XML 59 R19.htm IDEA: XBRL DOCUMENT v3.20.1
Commitments and Loss Contingencies
3 Months Ended
Mar. 31, 2020
Commitments And Contingencies Disclosure [Abstract]  
Commitments and Loss Contingencies

Note 12. Commitments and Loss Contingencies

Purchase Commitments

 

The Company enters into various purchase commitment agreements with third-party vendors in the ordinary course of business whereby the Company commits to purchase goods and services used in its normal operations. These agreements generally are not cancelable, range from one to five-year periods and may contain fixed or minimum annual commitments. Certain of these agreements allow for renegotiation of the minimum annual commitments.    

 

Loss Contingencies

Contingencies are recorded in the consolidated financial statements when it is probable that a liability will be incurred and the amount of the loss is reasonably estimable, or otherwise disclosed, in accordance with ASC 450, Contingencies (“ASC 450”). Significant judgment is required in both the determination of probability and the determination as to whether a loss is reasonably estimable. In the event the Company determines that a loss is not probable, but is reasonably possible, and it becomes possible to develop what the Company believes to be a reasonable range of possible loss, then the Company will include disclosures related to such matter as appropriate and in compliance with ASC 450.

The Company received a state audit assessment and is currently rebutting the position. The Company has determined that the likelihood of a liability is reasonably possible and developed a range of possible loss up to $1.7 million, net of federal benefit.

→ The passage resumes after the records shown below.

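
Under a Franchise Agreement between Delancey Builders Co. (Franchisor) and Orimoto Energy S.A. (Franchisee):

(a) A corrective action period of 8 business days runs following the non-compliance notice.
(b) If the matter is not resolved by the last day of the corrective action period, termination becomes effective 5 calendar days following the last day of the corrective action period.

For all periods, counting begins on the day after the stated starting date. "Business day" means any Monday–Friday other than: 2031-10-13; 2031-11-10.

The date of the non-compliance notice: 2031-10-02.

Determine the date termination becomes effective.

2031-10-20

The last day of the corrective action period: 8 business days after Thursday, 2031-10-02, skipping weekends and the listed holiday on Oct 13 — Oct 3, Oct 6, Oct 7, Oct 8, Oct 9, Oct 10, Oct 14, Oct 15 — lands on Wednesday, 2031-10-15.
The date termination becomes effective: 5 calendar days after 2031-10-15 is 2031-10-20.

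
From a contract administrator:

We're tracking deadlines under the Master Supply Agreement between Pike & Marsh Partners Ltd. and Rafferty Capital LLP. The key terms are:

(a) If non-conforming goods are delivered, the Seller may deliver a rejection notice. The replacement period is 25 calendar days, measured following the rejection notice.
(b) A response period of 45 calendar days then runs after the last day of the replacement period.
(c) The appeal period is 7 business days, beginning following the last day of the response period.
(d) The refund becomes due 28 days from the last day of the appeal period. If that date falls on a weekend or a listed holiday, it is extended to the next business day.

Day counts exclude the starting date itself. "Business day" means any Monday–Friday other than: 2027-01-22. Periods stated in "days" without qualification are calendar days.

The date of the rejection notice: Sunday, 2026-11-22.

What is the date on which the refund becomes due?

2027-03-09

The last day of the replacement period: 2026-11-22 + 25 days = 2026-12-17.
Adding 45 calendar days to 2026-12-17 gives 2027-01-31, which is the last day of the response period.
The last day of the appeal period: 7 business days after Sunday, 2027-01-31, skipping weekends — Feb 1, Feb 2, Feb 3, Feb 4, Feb 5, Feb 8, Feb 9 — lands on Tuesday, 2027-02-09.
The date on which the refund becomes due: 2027-02-09 + 28 days = 2027-03-09. 2027-03-09 is a Tuesday and is not a listed holiday, so no roll-forward applies.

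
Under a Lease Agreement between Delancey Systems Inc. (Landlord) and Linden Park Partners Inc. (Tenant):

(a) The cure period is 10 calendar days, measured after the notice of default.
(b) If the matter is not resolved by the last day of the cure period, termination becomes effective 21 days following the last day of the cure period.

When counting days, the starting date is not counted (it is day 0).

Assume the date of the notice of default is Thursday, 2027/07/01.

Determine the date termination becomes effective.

2027/08/01

The last day of the cure period: 2027/07/01 + 10 days = 2027/07/11.
The date termination becomes effective: 2027/07/11 + 21 days = 2027/08/01.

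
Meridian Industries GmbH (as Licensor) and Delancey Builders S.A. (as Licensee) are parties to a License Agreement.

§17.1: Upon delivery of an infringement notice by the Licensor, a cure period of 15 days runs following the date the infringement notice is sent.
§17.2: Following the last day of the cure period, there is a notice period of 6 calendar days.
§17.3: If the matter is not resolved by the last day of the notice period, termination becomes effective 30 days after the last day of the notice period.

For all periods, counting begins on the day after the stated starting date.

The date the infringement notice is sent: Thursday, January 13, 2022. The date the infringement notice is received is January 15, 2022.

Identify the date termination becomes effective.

March 5, 2022

The last day of the cure period: January 13, 2022 + 15 days = January 28, 2022.
The last day of the notice period: 6 calendar days after January 28, 2022 is February 3, 2022.
Adding 30 calendar days to February 3, 2022 gives March 5, 2022, which is the date termination becomes effective.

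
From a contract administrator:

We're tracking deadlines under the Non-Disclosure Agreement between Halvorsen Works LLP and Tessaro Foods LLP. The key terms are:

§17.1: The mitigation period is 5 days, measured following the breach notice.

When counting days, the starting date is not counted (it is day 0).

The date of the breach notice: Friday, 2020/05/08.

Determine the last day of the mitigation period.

The last day of the mitigation period: 5 calendar days after 2020/05/08 is 2020/05/13.

2020/05/13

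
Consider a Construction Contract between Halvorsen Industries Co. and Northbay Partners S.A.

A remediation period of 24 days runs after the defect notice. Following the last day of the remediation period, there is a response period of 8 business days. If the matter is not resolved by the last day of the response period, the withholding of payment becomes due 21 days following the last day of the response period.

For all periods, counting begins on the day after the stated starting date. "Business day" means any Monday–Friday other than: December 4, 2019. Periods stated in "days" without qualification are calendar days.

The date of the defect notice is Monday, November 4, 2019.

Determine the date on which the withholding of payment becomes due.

The last day of the remediation period: 24 calendar days after November 4, 2019 is November 28, 2019.
The last day of the response period: 8 business days after Thursday, November 28, 2019, skipping weekends and the listed holiday on Dec 4 — Nov 29, Dec 2, Dec 3, Dec 5, Dec 6, Dec 9, Dec 10, Dec 11 — lands on Wednesday, December 11, 2019.
The date on which the withholding of payment becomes due: 21 calendar days after December 11, 2019 is January 1, 2020.

January 1, 2020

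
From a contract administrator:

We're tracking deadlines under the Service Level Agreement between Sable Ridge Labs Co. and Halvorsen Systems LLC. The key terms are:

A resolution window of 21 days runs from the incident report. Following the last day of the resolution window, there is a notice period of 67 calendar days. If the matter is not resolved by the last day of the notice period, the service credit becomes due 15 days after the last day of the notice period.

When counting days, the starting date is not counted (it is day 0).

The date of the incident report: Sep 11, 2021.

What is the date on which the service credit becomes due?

Dec 23, 2021

The last day of the resolution window: 21 calendar days after Sep 11, 2021 is Oct 2, 2021.
The last day of the notice period: 67 calendar days after Oct 2, 2021 is Dec 8, 2021.
The date on which the service credit becomes due: 15 calendar days after Dec 8, 2021 is Dec 23, 2021.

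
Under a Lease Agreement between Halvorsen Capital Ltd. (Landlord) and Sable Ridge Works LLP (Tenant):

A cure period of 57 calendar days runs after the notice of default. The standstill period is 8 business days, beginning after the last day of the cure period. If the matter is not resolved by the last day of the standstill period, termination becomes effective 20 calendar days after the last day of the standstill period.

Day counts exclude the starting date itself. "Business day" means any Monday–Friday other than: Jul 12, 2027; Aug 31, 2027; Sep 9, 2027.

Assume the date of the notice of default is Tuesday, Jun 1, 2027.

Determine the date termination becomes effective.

Adding 57 calendar days to Jun 1, 2027 gives Jul 28, 2027, which is the last day of the cure period.
The last day of the standstill period: 8 business days after Wednesday, Jul 28, 2027, skipping weekends — Jul 29, Jul 30, Aug 2, Aug 3, Aug 4, Aug 5, Aug 6, Aug 9 — lands on Monday, Aug 9, 2027.
The date termination becomes effective: 20 calendar days after Aug 9, 2027 is Aug 29, 2027.

Aug 29, 2027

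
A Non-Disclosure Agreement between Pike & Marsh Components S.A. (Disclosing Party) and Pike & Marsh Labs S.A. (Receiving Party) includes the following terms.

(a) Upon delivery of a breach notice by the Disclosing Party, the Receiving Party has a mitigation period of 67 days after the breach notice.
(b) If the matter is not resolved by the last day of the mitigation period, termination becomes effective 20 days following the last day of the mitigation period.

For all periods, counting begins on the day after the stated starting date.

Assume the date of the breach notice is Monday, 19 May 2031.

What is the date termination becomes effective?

14 August 2031

Adding 67 calendar days to 19 May 2031 gives 25 July 2031, which is the last day of the mitigation period.
The date termination becomes effective: 20 calendar days after 25 July 2031 is 14 August 2031.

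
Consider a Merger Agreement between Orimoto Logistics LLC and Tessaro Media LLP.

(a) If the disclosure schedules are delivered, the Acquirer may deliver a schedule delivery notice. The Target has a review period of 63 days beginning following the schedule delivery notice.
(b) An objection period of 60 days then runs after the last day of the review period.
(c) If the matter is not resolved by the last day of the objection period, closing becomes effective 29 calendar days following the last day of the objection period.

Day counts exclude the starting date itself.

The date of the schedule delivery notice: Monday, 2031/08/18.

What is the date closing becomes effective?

Adding 63 calendar days to 2031/08/18 gives 2031/10/20, which is the last day of the review period.
Adding 60 calendar days to 2031/10/20 gives 2031/12/19, which is the last day of the objection period.
The date closing becomes effective: 2031/12/19 + 29 days = 2032/01/17.

2032/01/17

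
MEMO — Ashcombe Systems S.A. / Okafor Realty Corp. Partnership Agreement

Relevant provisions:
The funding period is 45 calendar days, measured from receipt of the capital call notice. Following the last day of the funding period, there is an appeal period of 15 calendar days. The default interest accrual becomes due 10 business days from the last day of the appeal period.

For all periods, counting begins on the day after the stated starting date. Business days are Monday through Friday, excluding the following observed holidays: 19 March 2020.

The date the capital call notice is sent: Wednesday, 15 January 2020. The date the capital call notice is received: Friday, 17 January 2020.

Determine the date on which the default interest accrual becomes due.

The last day of the funding period: 45 calendar days after 17 January 2020 is 2 March 2020.
Adding 15 calendar days to 2 March 2020 gives 17 March 2020, which is the last day of the appeal period.
The date on which the default interest accrual becomes due: counting 10 business days from Tuesday, 17 March 2020 (Mar 18, Mar 20, Mar 23, Mar 24, Mar 25, Mar 26, Mar 27, Mar 30, Mar 31, Apr 1, skipping weekends and the listed holiday on Mar 19) reaches Wednesday, 1 April 2020.

1 April 2020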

The Company, from time to time, is involved in legal actions arising in the ordinary course of business.

With respect to any such other currently pending matters, management believes that the Company has adequate legal defenses and/or, when possible and appropriate, has provided adequate accruals related to those matters such that the ultimate outcome will not have a material adverse effect on the Company’s financial position, results of operations or cash flows.